Wednesday, June 18, 2014

On mourning the confidence of youth. By Elsbeth Cather Currier


It is very fitting that this piece will appear on KD’s blog.  We grew up together and she someone who I feel so fortunate to be able call one of my oldest and best childhood friends.
Friends since 1990...so many memories!
On mourning the confidence of youth.
Anyone close to me recently knows that turning thirty last year was a serious struggle.  It just came up so quickly.  Obviously aging is unavoidable but these milestone birthdays hit you hard with the reality that it is actually happening to you.  For some reason, I just thought it wouldn’t actually happen.  A large portion of this is due to the fact that I am not at all where I expected to be in life at this age so turning thirty literally didn’t make sense.  When you’re young and naïve, you assume by thirty, you will have everything together.  I’m sure most people beyond this age will confirm that this is rarely the case.  However most people for whom this milestone age is still far off, I’m sure they have the same beliefs I did.  Another thing that didn’t help the situation is that I spend a good amount of time each week with teenagers.  I am so blessed to have them in my life and can’t imagine what my life would without them.  However, when you talk to a student whose birthday is close to yours and ask, “How old are you turning?” And her response is, “15…so half of you.” It will make you feel like the most ancient human being to walk the planet.  
My first time volunteering with the Element high school youth group at Discovery Church was daunting to say the least.  I didn’t imagine I would care so much about what a group of teenagers who I had never even met thought of me.  Since it had been quite some time since I could call myself a teenager, I had taken recent portrayals of teens in the media as reality and was terrified that they would think I was so old and so not cool.  It didn’t take long for me to remember what being a teenager was like and that they were far more concerned with their peers and the daily drama that comes along with being a teenager than with whether I was “cool” or not.  I had forgotten the beautiful awkwardness of youth and was quickly reminded of that after a short time working with them.  As I got to know them better, I would see parts of my younger self in them which made helped connect us but at the same time it made me sad that those qualities had been lost over the years.  
My kids are honestly the most incredible people I have ever met.  They do often remind me of myself at their age but I never did and will never be able to hold a candle to them.  They have so much passion for everything in their lives.  I forgot about the fierce loyalty of teenage friendship.  I forgot about the excitement of realizing the person you want to be and having no fear about moving toward becoming that person.  I forgot what it is like to have your whole life in front of you.
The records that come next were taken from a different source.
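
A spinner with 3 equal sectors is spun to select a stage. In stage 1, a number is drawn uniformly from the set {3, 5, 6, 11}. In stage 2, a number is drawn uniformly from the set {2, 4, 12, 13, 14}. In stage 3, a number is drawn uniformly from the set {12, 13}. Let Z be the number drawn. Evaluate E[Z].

37/4

E[Z | stage 1] = (3+5+6+11)/4 = 25/4.
E[Z | stage 2] = (2+4+12+13+14)/5 = 9.
E[Z | stage 3] = (12+13)/2 = 25/2.
By the law of total expectation,
E[Z] = (1/3)·(25/4) + (1/3)·(9) + (1/3)·(25/2) = 37/4.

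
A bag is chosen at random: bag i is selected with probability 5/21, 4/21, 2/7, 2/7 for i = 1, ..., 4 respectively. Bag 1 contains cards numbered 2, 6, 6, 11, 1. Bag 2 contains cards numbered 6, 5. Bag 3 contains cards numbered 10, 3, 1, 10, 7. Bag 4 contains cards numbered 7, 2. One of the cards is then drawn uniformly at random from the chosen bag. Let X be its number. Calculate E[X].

E[X | bag 1] = (2+6+6+11+1)/5 = 26/5.
E[X | bag 2] = (6+5)/2 = 11/2.
E[X | bag 3] = (10+3+1+10+7)/5 = 31/5.
E[X | bag 4] = (7+2)/2 = 9/2.
E[X] = (5/21)·(26/5) + (4/21)·(11/2) + (2/7)·(31/5) + (2/7)·(9/2) = 187/35.

187/35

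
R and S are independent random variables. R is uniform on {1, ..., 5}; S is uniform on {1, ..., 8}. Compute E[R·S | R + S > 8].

P(R + S > 8) = 3/8.
Summing RS·P(x,y) over outcomes with R + S > 8 gives 71/8.
E[R·S | R + S > 8] = (71/8) / (3/8) = 71/3.

71/3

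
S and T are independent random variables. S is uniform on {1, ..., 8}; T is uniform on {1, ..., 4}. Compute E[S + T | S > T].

P(S > T) = 11/16.
Summing (S+T)·P(x,y) over outcomes with S > T gives 87/16.
E[S + T | S > T] = (87/16) / (11/16) = 87/11.

87/11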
I forgot about big dreams.  But what I forgot about most and what seems most lost to me is the bravery of youth.  I am amazed daily by these teenagers; the lives they lead and the desires of their hearts.  When you are just beginning on life’s journey, you really have nothing to lose.  My kids dream the big dreams.  They haven’t felt the sting of one’s dreams being dashed.  They haven’t felt the pain of it “being too late” for anything.  They don’t compare their station in life with their peers. I wished that I had been like them.
Then one day, I realized it.  I had been just like them.  All theses quality’s that I admire so much in them, I had had.  I had big dreams. I had no fear.  I had confidence.  These students are far more confident in themselves and what they can bring to the world than I am now at 30 years old.  I never expected to look back on my teen years and wish for the confidence I had then.  We’re told at that age that things will be better when you’re older.  We’re told that people will be nicer.  We’re told that you’ll have control of your own life and destiny.  In most cases, these are complete lies.  And realizing that makes for a difficult jolt into adult reality.  
Upon the discovery of the loss of my youth and everything that went with it, I honestly went through a time of true mourning.  As much as I wish to go back to the person I was at 17, I know that I cannot.  I look back fondly at that girl but I have to let her go.  This is very difficult and honestly sad.  However, I know that finding the pieces of that girl that are still alive in me and pairing them with the experiences of my twenties  will yield a person capable of being brave again,  a person capable of hoping again,  a person capable of dreaming big again.  I feel so fortunate to call my kids, my friends.  They have inspired me to revive the parts of my younger self that gave me confidence and hope.    So to everyone, in this same stage, do not despair.   Take the time to mourn the loss of the confidence of youth but then search inside yourself and find the pieces that have survived the difficult realities of young adulthood.  Revive them and be brave again!  Lastly, I highly recommend spending time with teenagers in your community.  They will teach you so much more then could ever even try to teach them while also keeping you young.  I don’t even have words to express the impact my kids have had on my life and how much I love them.